National Theatre at Home review: Coriolanus
Review Overview
Cast
10Staging
10David Farnor | On 04, Jun 2020
“You common cry of curs!” yells Tom Hiddleston partway through Coriolanus. He’s cursing a whole town of people, but in the 2013 Donmar Warehouse production, he’s actually shouting at a tiny room of people on a stage barely bigger than a dining table. It’s a remarkably intimate production, one that takes its cue from its location – and its leading man – and strips everything down to something riveting in its ruthless brutality.
Hiddleston, who has found worldwide fame by playing trickster villain Loki in Marvel’s gargantuan cinematic universe, is perfectly cast as Caius Martius Coriolanus, a Roman general whose tragic career would almost be sympathetic if it weren’t caused by his own intransigence and naivety.

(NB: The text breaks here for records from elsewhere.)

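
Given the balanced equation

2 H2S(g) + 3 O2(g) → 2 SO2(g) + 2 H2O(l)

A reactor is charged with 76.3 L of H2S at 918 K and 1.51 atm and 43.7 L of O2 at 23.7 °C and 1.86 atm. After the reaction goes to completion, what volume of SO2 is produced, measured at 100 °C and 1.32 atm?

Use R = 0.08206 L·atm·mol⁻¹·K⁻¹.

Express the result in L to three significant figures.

n(H2S) = PV/RT = (1.51 × 76.3) / (0.08206 × 918) = 1.529 mol
n(O2) = PV/RT = (1.86 × 43.7) / (0.08206 × 296.85) = 3.337 mol
For 1.529 mol H2S, stoichiometry requires (3/2) × 1.529 = 2.293 mol O2; 3.337 mol is available, so H2S is limiting.
n(SO2) = (2/2) × 1.529 = 1.529 mol
V(SO2) = nRT/P = 1.529 × 0.08206 × 373.15 / 1.32 = 35.47 L

35.5 L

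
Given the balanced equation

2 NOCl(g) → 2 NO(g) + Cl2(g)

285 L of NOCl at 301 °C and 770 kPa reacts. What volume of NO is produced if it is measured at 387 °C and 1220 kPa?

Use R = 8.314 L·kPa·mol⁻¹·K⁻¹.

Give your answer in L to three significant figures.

207 L

n(NOCl) = PV/RT = (770 × 285) / (8.314 × 574.15) = 45.97 mol
n(NO) = (2/2) × 45.97 = 45.97 mol
V = nRT/P = 45.97 × 8.314 × 660.15 / 1220 = 206.8 L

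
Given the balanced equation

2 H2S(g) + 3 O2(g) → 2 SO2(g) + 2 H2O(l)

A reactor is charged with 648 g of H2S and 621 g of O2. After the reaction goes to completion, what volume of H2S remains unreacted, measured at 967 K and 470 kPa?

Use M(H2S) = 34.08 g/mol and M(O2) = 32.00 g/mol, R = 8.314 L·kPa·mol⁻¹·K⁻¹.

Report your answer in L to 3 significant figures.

n(H2S) = 648 / 34.08 = 19.01 mol
n(O2) = 621 / 32.00 = 19.41 mol
For 19.01 mol H2S, stoichiometry requires (3/2) × 19.01 = 28.52 mol O2; 19.41 mol is available, so O2 is limiting.
n(H2S) consumed = (2/3) × 19.41 = 12.94 mol; remaining = 19.01 − 12.94 = 6.070 mol
V(H2S) = nRT/P = 6.070 × 8.314 × 967 / 470 = 103.8 L

104 L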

Stubborn and proud, he’s great in battle, but terrible at court, unable to play the consulate game or woo the public with his words. He’s chewed up and spat out by the political system – a political system that is busy trying to quell the uprising of a population starved by inequality.

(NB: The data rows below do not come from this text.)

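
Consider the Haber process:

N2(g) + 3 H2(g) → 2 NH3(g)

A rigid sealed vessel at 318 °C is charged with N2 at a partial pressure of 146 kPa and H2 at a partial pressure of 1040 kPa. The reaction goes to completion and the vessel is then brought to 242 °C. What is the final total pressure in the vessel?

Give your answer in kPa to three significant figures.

Because the vessel is rigid and T is held at 318 °C, work the stoichiometry in partial pressures (P_i = n_iRT/V).
P(H2) required for 146 kPa of N2 = (3/1) × 146 = 438.0 kPa; available 1040 kPa, so N2 is limiting.
P(H2) remaining = 1040 − (3/1) × 146 = 602.0 kPa
P(gaseous products) = (2)/1 × 146 = 292.0 kPa
P_total at 318 °C = 602.0 + 292.0 = 894.0 kPa
Scaling to 242 °C: P = 894.0 × 515.15/591.15 = 779.1 kPa

779 kPa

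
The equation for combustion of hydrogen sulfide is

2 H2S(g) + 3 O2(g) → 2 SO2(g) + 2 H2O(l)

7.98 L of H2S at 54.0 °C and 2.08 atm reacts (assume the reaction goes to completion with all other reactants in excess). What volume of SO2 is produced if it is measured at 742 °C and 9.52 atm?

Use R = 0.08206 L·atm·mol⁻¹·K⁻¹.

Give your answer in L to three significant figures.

n(H2S) = PV/RT = (2.08 × 7.98) / (0.08206 × 327.15) = 0.6183 mol
n(SO2) = (2/2) × 0.6183 = 0.6183 mol
V = nRT/P = 0.6183 × 0.08206 × 1015.15 / 9.52 = 5.410 L

5.41 L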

Director Josie Rourke paints the stage – literally – with their discontent, and pens her cast in a small, confined ring that leaves their every move under close scrutiny. Walls of chairs separate the players from the audience, representing crowds and battlefields, while the conflict when it comes is a scorching mix of fireworks and ladders stretching up into the dark space above – a reminder of the easy fall from hero to zero.
The cast that populate this fishbowl-scale theatre expand its horizons with convincing, fleshed-out performances, from Deborah Findlay as Coriolanus’ controlling, military mother to Birgitte Hjort Sørensen as his resilient, gracious wife, Virgilia. Between them both, Mark Gatiss steals scenes as Menenius, the politician whose silver-tongued ways make sure that Shakespeare’s verse feels like the most natural, modern speech in the world.

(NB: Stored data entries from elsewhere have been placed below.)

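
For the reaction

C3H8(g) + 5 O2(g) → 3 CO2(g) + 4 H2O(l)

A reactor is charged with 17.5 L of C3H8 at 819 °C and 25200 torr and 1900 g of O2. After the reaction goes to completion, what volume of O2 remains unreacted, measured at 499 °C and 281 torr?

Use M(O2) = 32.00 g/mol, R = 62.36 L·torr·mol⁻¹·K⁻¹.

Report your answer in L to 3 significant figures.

4630 L

n(C3H8) = PV/RT = (25200 × 17.5) / (62.36 × 1092.15) = 6.475 mol
n(O2) = 1900 / 32.00 = 59.38 mol
For 6.475 mol C3H8, stoichiometry requires (5/1) × 6.475 = 32.38 mol O2; 59.38 mol is available, so C3H8 is limiting.
n(O2) consumed = (5/1) × 6.475 = 32.38 mol; remaining = 59.38 − 32.38 = 27.00 mol
V(O2) = nRT/P = 27.00 × 62.36 × 772.15 / 281 = 4627 L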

But it’s impossible to take your eyes of Hiddleston, who takes us from Coriolanus’ fall into favour and back out of it with magnetic authority, his eventual partnership with nemesis Aufidius (Hadley Fraser) easy to root for. The intensity of their bond is matched by Hiddleston’s blistering line delivery, but it’s a physical performance more than a verbal one, as Rourke pauses the action to watch him shower mid-stage, his wounds turning the water red as it drips on to the floor. By the time his fate has been hung out to dry, the sight is so immediate you’ll be on the edge of your seat. This is lean, mean, visceral theatre.